Chadian rebels attack town near Sudan border
Dec 1, 2006 (N’DJAMENA) — Chadian rebels said they attacked and occupied a town near the border with Sudan on Friday, but the government said its forces had beaten them off.
Communications Minister Hourmadji Moussa Doumgor said the government garrison at Guereda in the eastern district of Biltine, 30 km (20 miles) from the border with Sudan’s Darfur region, was attacked by “mercenaries in the pay of Khartoum”.
“Our defence and security forces energetically pushed back the mercenaries,” he said, adding government troops were in pursuit of the rebels.
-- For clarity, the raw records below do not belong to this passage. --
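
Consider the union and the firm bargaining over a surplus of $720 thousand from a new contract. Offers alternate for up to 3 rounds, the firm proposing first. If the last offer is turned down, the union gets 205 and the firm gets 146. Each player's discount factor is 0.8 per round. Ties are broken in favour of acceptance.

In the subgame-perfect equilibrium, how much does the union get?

Round 3 (the firm proposes): the union gets 205 if talks fail, so the firm offers 205 and keeps 515.
Round 2 (the union proposes): the firm can get 515 next round, worth 0.8 × 515 = 412 now, so the union offers 412, keeping 308.
Round 1 (the firm proposes): the union can get 308 next round, worth 0.8 × 308 = 246.4 now; the firm offers that and keeps 473.6.

246.4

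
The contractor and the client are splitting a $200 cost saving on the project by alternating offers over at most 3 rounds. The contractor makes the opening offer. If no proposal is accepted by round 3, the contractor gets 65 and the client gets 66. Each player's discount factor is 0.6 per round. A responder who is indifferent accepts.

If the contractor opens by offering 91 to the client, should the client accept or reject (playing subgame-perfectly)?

Work out the client's continuation value if the offer is rejected.
Round 3 (the contractor proposes): the client gets 66 if talks fail, so the contractor offers 66 and keeps 134.
Round 2 (the client proposes): the contractor can get 134 next round, worth 0.6 × 134 = 80.4 now. The client offers 80.4 and keeps 200 − 80.4 = 119.6.
So by rejecting in round 1, the client gets 119.6 next round, worth 0.6 × 119.6 = 71.76 now.
Offer 91 ≥ 71.76, so the client accepts.

Accept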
Chad’s government accuses neighbouring Sudan of backing the rebels, a charge denied by Khartoum.
A coalition of rebel groups fighting to overthrow President Idriss Deby said the government forces had fled and their fighters had entered Guereda.
“For the moment, we have the town under our control…our forces are inside,” Yaya Dillo Djerou, a spokesman for the rebel coalition which includes the anti-Deby Rally of Democratic Forces (RAFD), told Reuters by satellite phone.
He said the rebels had seized government military vehicles.
Earlier, a foreign humanitarian worker based in Guereda had told Reuters by telephone the sounds of machinegun, artillery and mortar fire could be heard close by.
Another aid official who coordinates operations in eastern Chad, where the U.N. refugee agency UNHCR runs camps for more than 200,000 Sudanese refugees from Darfur, said she had heard the town had fallen to the rebels.
There was no immediate information about casualties.
In parallel attacks a week ago, RAFD fighters briefly seized the district capital Biltine, while another rebel group, the UFDD, occupied for one day the main eastern city, Abeche.
The rebels have launched a series of raids and offensives in eastern Chad this year, often striking with mobile columns of pick-up trucks mounted with machineguns and rocket launchers.
Sometimes they occupy towns and villages for just a few hours before melting into the desert or withdrawing to mountain hideouts.
Former colonial power France is giving the Chadian army logistical and intelligence support, provided by a French military contingent including Mirage fighter jets.